Le Sénat n’a pas adopté.
L’amendement n° 85, présenté par M. Malhuret et les membres du groupe Les Indépendants – République et Territoires, est ainsi libellé :
Alinéa 5
Remplacer les mots :
ou dans un État membre de l’Union européenne
par les mots :
, dans un État membre de l’Union européenne, dans un autre État partie à l’accord sur l’Espace économique européen ou au sein de la Confédération suisse
La parole est à M. Jean-Pierre Decool.
Cet amendement vise à permettre de refuser le statut de réfugié à un demandeur ayant fait l’objet d’une condamnation pour terrorisme en France, dans tout autre État membre de l’Union européenne, partie de l’accord sur l’Espace économique européen ou de la Confédération suisse.

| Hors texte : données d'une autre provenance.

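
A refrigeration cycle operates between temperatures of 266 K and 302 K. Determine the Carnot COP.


dT = 302 - 266 = 36 K
COP_carnot = T_cold / dT = 266 / 36
COP_carnot = 7.389

7.389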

L’actuelle rédaction de l’article 4 du projet de loi protège notre pays contre les demandeurs d’asile condamnés pour terrorisme dans un autre État membre de l’Union européenne, mais ne dit rien des autres pays européens.
L’Islande, la Norvège, le Liechtenstein ou la Confédération suisse ne sont pas mentionnés dans cet article, alors qu’ils ont noué des partenariats étroits avec l’Union européenne, y compris sur les questions d’asile et d’immigration.
Le cas futur du Royaume-Uni est tout aussi important, car, en quittant l’Union européenne, il ne sera plus concerné par l’article L. 711-6 du CESEDA.
Il convient donc d’harmoniser la rédaction de cet article en interdisant le statut de réfugié aux demandeurs ayant fait l’objet d’une condamnation en France, dans un État membre de l’Union européenne, dans un État membre de l’Espace économique européen ou dans la Confédération suisse.
La commission demande le retrait de cet amendement, qu’elle considère comme satisfait par la rédaction de l’article 4 issue de ses travaux.
Cet amendement tend à étendre le champ des condamnations prises en compte pour le refus ou le retrait du statut de réfugié, à celles prononcées dans un État de l’Espace économique européen ou au sein de la Confédération helvétique.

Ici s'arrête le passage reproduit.